CHAPTER III. OWL-TOWERS.



"There sits the old Frau Himmelhahn, perched up in her
owl-tower," said the Baron to Flemming, as they passed along the
Hauptstrasse. "She looks down through her round-eyed spectacles from
her nest up there, and watches every one that goes by. I wonder what
mischief she is hatching now?
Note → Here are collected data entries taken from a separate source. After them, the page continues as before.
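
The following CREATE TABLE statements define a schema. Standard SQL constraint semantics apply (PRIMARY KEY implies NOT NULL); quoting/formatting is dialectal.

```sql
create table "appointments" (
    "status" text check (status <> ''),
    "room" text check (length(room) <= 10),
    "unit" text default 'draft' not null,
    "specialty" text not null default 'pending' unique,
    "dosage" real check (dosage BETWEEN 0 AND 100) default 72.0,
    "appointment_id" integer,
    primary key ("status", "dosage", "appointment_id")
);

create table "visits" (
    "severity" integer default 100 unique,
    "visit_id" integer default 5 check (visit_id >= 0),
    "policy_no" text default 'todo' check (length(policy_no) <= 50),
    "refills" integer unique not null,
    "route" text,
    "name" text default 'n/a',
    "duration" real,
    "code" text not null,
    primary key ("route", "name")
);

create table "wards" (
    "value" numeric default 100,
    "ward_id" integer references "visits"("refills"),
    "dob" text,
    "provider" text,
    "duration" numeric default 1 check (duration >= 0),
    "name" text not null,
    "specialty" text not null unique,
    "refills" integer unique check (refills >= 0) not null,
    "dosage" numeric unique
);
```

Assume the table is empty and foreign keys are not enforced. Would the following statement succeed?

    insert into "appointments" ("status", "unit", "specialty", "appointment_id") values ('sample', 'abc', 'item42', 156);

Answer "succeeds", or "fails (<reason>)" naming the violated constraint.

succeeds

NOT NULL columns: appointment_id is supplied; dosage defaults to 72.0; specialty is supplied; status is supplied; unit is supplied.
CHECK constraints: 'sample' satisfies (status <> '').
No constraint is violated.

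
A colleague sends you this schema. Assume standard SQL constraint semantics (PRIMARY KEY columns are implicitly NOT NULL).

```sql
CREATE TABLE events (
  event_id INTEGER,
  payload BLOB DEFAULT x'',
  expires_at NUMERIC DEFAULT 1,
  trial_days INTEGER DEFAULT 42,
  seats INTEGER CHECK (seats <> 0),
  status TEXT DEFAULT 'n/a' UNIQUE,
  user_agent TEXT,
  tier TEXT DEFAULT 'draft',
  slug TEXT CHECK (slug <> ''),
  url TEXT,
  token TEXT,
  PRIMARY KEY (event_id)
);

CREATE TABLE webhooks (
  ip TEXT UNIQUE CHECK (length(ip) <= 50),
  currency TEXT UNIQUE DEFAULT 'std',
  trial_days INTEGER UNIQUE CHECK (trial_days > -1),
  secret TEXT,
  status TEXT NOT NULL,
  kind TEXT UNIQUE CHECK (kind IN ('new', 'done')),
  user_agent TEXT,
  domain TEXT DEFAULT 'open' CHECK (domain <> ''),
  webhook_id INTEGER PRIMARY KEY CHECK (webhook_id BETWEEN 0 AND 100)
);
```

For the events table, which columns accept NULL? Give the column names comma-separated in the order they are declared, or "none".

payload, expires_at, trial_days, seats, status, user_agent, tier, slug, url, token

- event_id: part of the PRIMARY KEY, which implies NOT NULL → not nullable.
- payload: DEFAULT only fills an omitted column; an explicit NULL is still allowed → nullable.
- expires_at: DEFAULT only fills an omitted column; an explicit NULL is still allowed → nullable.
- trial_days: DEFAULT only fills an omitted column; an explicit NULL is still allowed → nullable.
- seats: CHECK does not forbid NULL (a CHECK constraint passes when its expression is NULL) → nullable.
- status: UNIQUE does not imply NOT NULL → nullable.
- user_agent: no NOT NULL constraint applies → nullable.
- tier: DEFAULT only fills an omitted column; an explicit NULL is still allowed → nullable.
- slug: CHECK does not forbid NULL (a CHECK constraint passes when its expression is NULL) → nullable.
- url: no NOT NULL constraint applies → nullable.
- token: no NOT NULL constraint applies → nullable.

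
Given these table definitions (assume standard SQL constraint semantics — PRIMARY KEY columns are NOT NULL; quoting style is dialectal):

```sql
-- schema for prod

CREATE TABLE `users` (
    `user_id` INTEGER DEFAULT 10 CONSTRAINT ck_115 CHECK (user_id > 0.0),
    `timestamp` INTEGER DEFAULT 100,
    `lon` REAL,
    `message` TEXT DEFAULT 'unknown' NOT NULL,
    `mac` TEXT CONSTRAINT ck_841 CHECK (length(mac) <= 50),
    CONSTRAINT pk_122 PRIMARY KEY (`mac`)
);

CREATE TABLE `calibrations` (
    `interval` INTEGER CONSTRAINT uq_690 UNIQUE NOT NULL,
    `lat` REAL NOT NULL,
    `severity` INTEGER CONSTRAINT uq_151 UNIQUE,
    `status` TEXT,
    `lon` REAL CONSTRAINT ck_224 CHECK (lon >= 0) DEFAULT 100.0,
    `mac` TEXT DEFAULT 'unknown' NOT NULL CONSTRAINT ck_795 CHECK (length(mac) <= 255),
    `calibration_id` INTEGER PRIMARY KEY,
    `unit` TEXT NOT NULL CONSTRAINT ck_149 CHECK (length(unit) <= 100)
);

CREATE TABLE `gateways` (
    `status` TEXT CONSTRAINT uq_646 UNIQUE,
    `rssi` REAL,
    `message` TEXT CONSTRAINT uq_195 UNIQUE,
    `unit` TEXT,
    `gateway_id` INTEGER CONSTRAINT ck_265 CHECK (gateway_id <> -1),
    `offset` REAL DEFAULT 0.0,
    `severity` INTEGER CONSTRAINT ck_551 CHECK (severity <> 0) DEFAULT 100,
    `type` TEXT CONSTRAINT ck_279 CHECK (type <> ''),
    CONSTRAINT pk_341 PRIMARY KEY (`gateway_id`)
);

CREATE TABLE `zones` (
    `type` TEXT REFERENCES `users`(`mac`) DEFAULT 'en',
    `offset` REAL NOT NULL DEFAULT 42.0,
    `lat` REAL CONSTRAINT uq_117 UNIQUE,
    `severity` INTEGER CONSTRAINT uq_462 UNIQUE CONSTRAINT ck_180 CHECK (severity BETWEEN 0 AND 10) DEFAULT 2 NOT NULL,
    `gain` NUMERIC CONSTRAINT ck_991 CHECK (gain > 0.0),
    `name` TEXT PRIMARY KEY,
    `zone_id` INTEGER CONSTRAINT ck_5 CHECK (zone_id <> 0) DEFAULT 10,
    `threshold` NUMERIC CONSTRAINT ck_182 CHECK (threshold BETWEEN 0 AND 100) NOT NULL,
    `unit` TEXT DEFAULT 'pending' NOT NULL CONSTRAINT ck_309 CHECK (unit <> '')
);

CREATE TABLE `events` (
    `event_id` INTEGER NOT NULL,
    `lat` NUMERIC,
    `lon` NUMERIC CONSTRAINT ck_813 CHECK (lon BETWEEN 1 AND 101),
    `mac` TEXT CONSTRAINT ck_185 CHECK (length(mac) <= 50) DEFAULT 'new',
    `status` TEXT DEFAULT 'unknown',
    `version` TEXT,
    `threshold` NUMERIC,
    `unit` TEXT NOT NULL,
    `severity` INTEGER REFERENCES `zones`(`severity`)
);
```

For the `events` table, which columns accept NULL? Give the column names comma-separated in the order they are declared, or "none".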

Do you know she has nearly ruined your
character in town? She says you have a rakish look, because you
carry a cane, and your hair curls. Your gloves, also, are a shade
too light for a strictly virtuous man."

"It is very kind in her to take such good care of my character,
particularly as I am a stranger in town. She is doubtless learned in
the Clothes-Philosophy."

"And ignorant of every thing else. She asked a friend of mine the
other day, whether Christ was a Catholic or a Protestant."

"That is really too absurd!"

"Not too absurd to be true. And, ignorant as she is, she
contrives to do a good deal of mischief in the course of the year.
Why, the ladies already call you Wilhelm Meister."